Hauptergebnisse: Bei der Zusammenfassung von neun Studien mit insgesamt 679 Patienten war die Wahrscheinlichkeit eines Therapieabbruchs in der Kombinationstherapiegruppe geringer als in der Gruppe mit alleinigem Antidepressivum (relatives Risiko 0,63, 95 % Konfidenzintervall 0,49 bis 0,81). Die Intention-to-treat-Analyse (bei der die Patienten, die die Studie abbrachen, dem ungünstigsten Ergebnis zugeordnet wurden) zeigte, dass die Kombinationsgruppe mit größerer Wahrscheinlichkeit eine Verbesserung ihrer Depression (definiert als Verringerung der Depressionsskala um 50 % oder mehr gegenüber dem Ausgangswert) zeigte (relatives Risiko 1,63, 95 %-Konfidenzintervall 1,18 bis 2,27 nach einer Woche und relatives Risiko 1,38, 95 %-Konfidenzintervall 1,15 bis 1,66 nach vier Wochen). Der Unterschied war nach sechs bis acht Wochen nicht mehr signifikant. Keine der eingeschlossenen RCTs dauerte länger als acht Wochen. Bei den Patienten, die eine Kombinationstherapie erhielten, war die Wahrscheinlichkeit, dass sie die Behandlung aufgrund von Nebenwirkungen abbrachen, geringer als bei den Patienten, die nur Antidepressiva erhielten (relatives Risiko 0,53, 95 % Konfidenzintervall 0,32 bis 0,86). Allerdings war die Wahrscheinlichkeit, dass diese beiden Patientengruppen über mindestens eine Nebenwirkung berichteten, gleich hoch (relatives Risiko 0,99, 95 %-Konfidenzintervall 0,92 bis 1,07).
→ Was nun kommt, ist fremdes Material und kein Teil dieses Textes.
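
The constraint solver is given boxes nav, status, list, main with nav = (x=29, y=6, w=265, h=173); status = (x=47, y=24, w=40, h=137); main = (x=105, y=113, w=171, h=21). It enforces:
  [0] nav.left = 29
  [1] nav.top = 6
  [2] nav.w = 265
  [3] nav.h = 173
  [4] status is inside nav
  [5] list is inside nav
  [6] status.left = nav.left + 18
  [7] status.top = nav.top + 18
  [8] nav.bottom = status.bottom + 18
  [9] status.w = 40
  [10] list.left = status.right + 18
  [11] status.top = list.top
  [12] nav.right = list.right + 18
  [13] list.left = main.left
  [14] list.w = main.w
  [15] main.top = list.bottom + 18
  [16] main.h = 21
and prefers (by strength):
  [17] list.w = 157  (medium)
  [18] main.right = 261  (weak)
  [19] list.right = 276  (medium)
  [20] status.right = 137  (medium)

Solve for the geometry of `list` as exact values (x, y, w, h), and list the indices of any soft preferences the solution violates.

1. list.x = 105  [list.left = status.right + 18]
2. list.y = 24  [status.top = list.top]
3. list.w = 171  [nav.right = list.right + 18]
4. list.h = 71  [main.top = list.bottom + 18]

list = (x=105, y=24, w=171, h=71)
violated soft preferences: 17, 18, 20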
Schlussfolgerungen des Prüfers: Der potenzielle Nutzen der Hinzufügung eines Benzodiazepins zu einem Antidepressivum muss mit Bedacht gegen die möglichen Schäden, einschließlich der Entwicklung einer Abhängigkeit und der Neigung zu Unfällen, einerseits und gegen das anhaltende Leiden nach Ausbleiben des Ansprechens und des Abbruchs andererseits abgewogen werden.